Golden native opens the Golden Curiosity Shop

Posted

While Golden has plenty of interesting shops, those looking for fossilized dinosaur poop, a piece of Independence Hall or 48-million-year-old mosquitos would likely have needed to look elsewhere. Until just recently, that is.

In June, sixth generation Goldenite Luke Maas opened Golden Curiosity Shop in the strip mall at the intersection of South Golden Road and Johnson Road in Golden.

Billed on its website as a place to “embrace your curiosity,” the shop stocks everything from animal skulls and bones to an apparatus that makes your hair stand up on end when you touch it. However, some of the biggest sellers are the terrariums that can be made with butterflies, scorpions and other preserved animals.

But while the shop is now the place in Golden to pick up something that will create a stir — or at least a conversation — next time you have people over, Maas said his shop is about much more than shock value.

“What I’m really trying to do is sell home décor kind of but like scientifically-themed,” he said. “The goal is to abolish the mancave and bring back the study because it seems like too many people are afraid to be smart and proud to be stupid.”

And if the store’s busy first few days are any indication, there seems to be a market for a business that caters to people who share that outlook. Maas, who has been running the store by himself, said that he hadn’t been planning to add an employee for the first year but decided to do so after being open just three weeks because of the high customer volume the store was seeing.
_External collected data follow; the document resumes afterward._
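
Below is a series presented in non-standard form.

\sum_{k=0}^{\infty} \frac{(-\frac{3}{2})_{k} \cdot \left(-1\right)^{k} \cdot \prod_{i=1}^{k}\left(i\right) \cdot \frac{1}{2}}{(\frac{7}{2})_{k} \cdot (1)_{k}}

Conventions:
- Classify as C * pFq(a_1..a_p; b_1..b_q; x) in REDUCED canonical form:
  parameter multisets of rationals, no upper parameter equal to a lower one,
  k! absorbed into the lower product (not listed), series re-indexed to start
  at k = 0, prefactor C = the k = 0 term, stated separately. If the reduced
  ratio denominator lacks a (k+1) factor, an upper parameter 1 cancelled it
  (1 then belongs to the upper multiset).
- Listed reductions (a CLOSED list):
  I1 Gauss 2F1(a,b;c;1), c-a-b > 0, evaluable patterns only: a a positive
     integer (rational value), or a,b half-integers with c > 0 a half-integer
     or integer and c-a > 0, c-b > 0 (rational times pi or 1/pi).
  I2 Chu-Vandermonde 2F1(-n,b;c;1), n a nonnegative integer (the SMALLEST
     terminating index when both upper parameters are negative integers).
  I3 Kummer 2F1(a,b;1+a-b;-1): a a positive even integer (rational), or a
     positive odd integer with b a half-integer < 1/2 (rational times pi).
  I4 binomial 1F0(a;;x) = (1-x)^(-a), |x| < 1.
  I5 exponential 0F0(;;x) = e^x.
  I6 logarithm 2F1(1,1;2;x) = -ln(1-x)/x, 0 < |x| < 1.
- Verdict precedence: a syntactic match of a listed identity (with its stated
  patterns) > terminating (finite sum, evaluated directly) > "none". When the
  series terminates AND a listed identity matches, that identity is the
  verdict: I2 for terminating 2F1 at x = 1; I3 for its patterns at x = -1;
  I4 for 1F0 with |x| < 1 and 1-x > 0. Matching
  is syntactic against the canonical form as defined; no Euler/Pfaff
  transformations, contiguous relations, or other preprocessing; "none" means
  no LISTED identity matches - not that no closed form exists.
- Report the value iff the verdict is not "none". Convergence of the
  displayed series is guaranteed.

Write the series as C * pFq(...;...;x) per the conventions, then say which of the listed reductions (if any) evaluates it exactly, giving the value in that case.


Classification (C = \frac{1}{2}): 2F1 with upper {-\frac{3}{2}, 1}, lower {\frac{7}{2}}, argument x = -1. Verdict: Kummer's theorem (I3) matches (x = -1; c = \frac{7}{2} equals 1+a-b for upper {-\frac{3}{2}, 1}: listed pattern). Exact value: \frac{15}{64} \cdot \pi.

First insight: x = -1 and the running product (C = 1/2) telescopes to a rising factorial.
Adjacent-term ratio: r(k) = -1 * (k-\frac{3}{2}) (k+1) / [(k+\frac{7}{2}) (k+1)] - rational in k. x = -1; t_0 = \frac{1}{2}; negate the roots.


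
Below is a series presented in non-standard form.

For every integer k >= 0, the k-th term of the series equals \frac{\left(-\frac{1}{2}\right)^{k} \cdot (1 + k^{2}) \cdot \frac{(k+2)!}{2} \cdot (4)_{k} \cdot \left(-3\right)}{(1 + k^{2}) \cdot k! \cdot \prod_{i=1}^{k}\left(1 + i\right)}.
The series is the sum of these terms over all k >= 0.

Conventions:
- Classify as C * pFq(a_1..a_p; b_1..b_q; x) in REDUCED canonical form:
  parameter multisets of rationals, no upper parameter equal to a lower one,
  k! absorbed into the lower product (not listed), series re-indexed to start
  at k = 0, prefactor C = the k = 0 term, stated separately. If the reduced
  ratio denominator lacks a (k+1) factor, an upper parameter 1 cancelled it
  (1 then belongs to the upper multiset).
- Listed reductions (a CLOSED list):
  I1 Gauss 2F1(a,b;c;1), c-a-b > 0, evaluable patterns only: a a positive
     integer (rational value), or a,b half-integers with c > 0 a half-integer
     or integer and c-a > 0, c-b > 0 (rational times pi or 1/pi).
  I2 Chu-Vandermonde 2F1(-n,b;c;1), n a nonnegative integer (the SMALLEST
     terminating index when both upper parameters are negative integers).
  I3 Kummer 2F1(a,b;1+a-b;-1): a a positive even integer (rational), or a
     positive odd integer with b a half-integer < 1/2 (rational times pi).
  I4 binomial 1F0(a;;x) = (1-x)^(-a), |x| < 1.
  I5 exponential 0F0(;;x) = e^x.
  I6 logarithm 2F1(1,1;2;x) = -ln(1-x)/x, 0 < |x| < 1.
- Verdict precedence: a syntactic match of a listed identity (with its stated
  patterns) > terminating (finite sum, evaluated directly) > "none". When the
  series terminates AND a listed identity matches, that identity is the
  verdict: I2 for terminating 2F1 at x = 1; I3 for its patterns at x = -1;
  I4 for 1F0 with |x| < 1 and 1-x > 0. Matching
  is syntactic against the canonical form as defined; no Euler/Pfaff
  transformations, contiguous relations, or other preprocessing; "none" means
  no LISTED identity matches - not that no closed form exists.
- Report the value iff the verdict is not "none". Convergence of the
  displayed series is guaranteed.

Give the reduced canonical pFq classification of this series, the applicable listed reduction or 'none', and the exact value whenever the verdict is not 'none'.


Reduced: x = -\frac{1}{2}, 2F1, upper = {3, 4}, lower = {2}, C = -3. Verdict: none. A 2F1 with upper {3, 4} fits none of I1-I6 at x = -\frac{1}{2}; the sum runs forever.

Key observation: t_0 being -3, the lower running product (C = -3) is a rising factorial.
Adjacent-term ratio: r(k) = -\frac{1}{2} * (k+3) (k+4) / [(k+2) (k+1)] - rational in k. x = -\frac{1}{2}; t_0 = -3; negate the roots.


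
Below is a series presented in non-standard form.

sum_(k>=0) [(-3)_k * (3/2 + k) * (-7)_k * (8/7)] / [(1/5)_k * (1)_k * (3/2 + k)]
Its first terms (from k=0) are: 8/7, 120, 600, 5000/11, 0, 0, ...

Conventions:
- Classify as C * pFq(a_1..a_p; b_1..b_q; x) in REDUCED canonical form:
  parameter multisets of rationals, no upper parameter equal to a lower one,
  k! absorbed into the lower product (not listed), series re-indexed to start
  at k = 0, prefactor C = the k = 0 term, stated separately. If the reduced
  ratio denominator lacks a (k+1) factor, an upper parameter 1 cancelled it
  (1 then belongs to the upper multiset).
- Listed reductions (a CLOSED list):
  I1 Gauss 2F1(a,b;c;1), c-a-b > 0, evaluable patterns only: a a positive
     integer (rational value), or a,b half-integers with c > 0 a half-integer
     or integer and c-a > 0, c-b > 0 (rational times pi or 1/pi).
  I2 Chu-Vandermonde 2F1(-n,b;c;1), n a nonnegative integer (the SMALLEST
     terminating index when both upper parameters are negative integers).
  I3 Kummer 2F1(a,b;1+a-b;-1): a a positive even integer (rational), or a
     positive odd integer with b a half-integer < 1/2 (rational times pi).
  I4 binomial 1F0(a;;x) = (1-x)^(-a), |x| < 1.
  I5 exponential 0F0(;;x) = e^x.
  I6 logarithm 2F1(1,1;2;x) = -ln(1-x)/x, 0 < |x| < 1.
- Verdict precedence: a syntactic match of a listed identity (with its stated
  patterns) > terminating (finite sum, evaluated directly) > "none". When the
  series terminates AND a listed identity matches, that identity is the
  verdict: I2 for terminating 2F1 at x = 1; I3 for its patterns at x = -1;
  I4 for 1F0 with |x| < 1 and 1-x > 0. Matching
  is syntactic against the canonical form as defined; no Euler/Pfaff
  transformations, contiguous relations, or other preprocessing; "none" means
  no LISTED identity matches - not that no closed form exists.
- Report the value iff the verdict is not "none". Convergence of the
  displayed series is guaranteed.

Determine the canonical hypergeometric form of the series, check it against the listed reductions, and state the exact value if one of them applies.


With C = 8/7: the canonical form is 2F1(-7, -3; 1/5; 1). Verdict: this is the Chu-Vandermonde identity I2 (terminating 2F1 at x = 1 with n = 3, b = -7, c = 1/5). Hence: 90528/77.

First insight: with t_0 = 8/7, striking the common factor k + 3/2 reduces the term (C = 8/7, x = 1).
Consecutive-term ratio: r(k) = 1 * (k-7) (k-3) / [(k+1/5) (k+1)] - rational; roots negated = parameters, x = 1, C = 8/7.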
“I get a lot of people that come in here and say ‘I think a lot of people would be weirded out by this but I think it is interesting,’” said Maas. “But like everybody says that and everybody is interested in this stuff, they just don’t express it.”

Maas is among those who has never had a problem expressing his affinity for artifacts of the scientific world. He says he had been collecting such artifacts for about six years when he realized they would make an awesome storefront.

While Maas said he does not like to reveal his sources, he says everything in the store (with a couple of very obvious and intentional exceptions) is real and purchased from what he says are ethical sources from around the world. For example, many of the insects are sourced from places like Broomfield’s Butterfly Pavillion that sell their insects after they die.

The ethical part is important, he said, because the industry is filled proferring illegal or mislabeled specimens. But so is the authentic part.

“Walmart and Amazon can’t mass produce me out of existence because there is only so many Rhino beetles and Walrus teeth,” he said.

The shop is also home to a workshop (glass windows allow customers to look in) where Maas and his new employee, Shelby Leigh Walton, put together much of what is in the store, including the wet specimens and framed bugs. His cousin, Stacey Maas, meanwhile makes the terrariums.

After years of working in tech, Maas said he is thankful to have found a job where he can use his hands.

“When you’re working on computers all day you don’t get to see anything form because it’s all abstract,” he said. “This is real.”